La reciente batalla se desplegaba ante ellos bajo un mar de desdicha, acompañado de un oculto manto nevado por los caídos. La Dama danzaba entre puntas de flecha y filos de espada, contemplando con pesadumbre la escena ante sus ojos, sin que el rojo de la matanza mancillara siquiera su prenda blanquecina. Mientras, la Bestia se limitaba a olisquear la armadura de un joven soldado que exhalaba su último aliento.
—Pobre criatura —parló ella en un hilo de voz. Se volvió de nuevo hacia la batalla—. La guerra lo consume todo...
—Igual que el fuego —rezongó él, cuya voz era más un gruñido que palabras articuladas.
—Mas la guerra siempre la originan los hombres —se dignó a refutar, mas su lóbrego compañero aún mantenía el hocico sobre la nieve. Alzó finalmente la calavera hacia ella.
—Como el fuego que los hace arder —y tan pronto hubieron salido aquellas palabras de su boca, arqueó la columna y clavó las garras en la nieve—. Aún existe un rastro de vida aquí... —dicho esto, soltó un aullido desgarrador para dar comienzo a su caza. Su cuerpo sombrío avanzó entre los cuerpos de los que acababan de caer. Su hambre de nuevas vidas era insaciable y no había nada ni nadie capaz de detenerle. Era palpable la inexorabilidad de sus actos.
Se precipitó hasta llegar al punto central del valle, donde la masacre se había llevado más vidas consigo. Se percató, entonces, en un joven que no alcanzaba ni por asomo la madurez, con una herida mortal de flecha en el abdomen. Jadeaba en una intensa zozobra, sintiendo la quemazón del aire gélido que le inflamaba los pulmones. Sin más dilación, dio una dentellada en el cuello del muchacho, solazándose con sus atronadores gritos y el crujido de sus huesos. Aquel sería su último amanecer. La muerte se lo llevó rápida y agónicamente, haciendo que su alma se desprendiera de su ahora cáscara vacía.
Ella lo había seguido a paso ligero, observando cada uno de sus movimientos y manteniendo la mirada en su implacable voracidad. Él relamió una vez más las últimas gotas de vida del muchacho.

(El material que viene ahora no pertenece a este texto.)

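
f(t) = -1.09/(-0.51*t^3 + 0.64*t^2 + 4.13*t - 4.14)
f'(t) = -1.09*(1.53*t^2 - 1.28*t - 4.13)/(-0.51*t^3 + 0.64*t^2 + 4.13*t - 4.14)^2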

—No sientes piedad hacia nadie —contempló en un tenue susurro, como aquel último que siempre escuchamos antes de partir. La luz blanca que da comienzo y pone fin.
—¿Piedad? —bramó gutural y ásperamente—. La piedad me aburre —aseguró con desdén, apartándose del cuerpo del joven, cuya vida ya había sido arrebatada por el temible cazador. La Dama de blanco suspiró ante su incapacidad por interrumpir la acción de su compañero, aunque no podía martirizarse por ello; necesario o no, es parte de estar vivo o, más bien, el final.
La brisa invernal y los copos caían sobre el valle, ocultando el resultado de la labor de los hombres por destruirse unos a otros.
—Se dice que el tiempo lo cura todo —recuperó el habla tras un silencio ensordecedor por los lamentos de los recién caídos.
—Otra ignorante falacia...—el gruñido resonó en la vibrante calavera y sus cuencas oculares huecas.
—Con el tiempo... unos se van y otros nuevos llegan.
—Pero todos, al final, siempre acaban conmigo —sus palabras hicieron eco de este a oeste, alcanzando la rivera y el pie de la montaña, alertando a todo ser que reptara, sobrevolara los cielos o recorriera las aguas. «Nadie escapa de mí» era la frase que nunca faltaba en su relato.
—Eso me temo...
Marcharon colina abajo, descubriendo que no quedaba rastro de la masacre que representaba el espíritu irracional e irascible del ser humano. Se había formado una espesa capa blanca sobre las armas, los cuerpos y las vidas; enterrando lo que fue y lo que hubiera sido.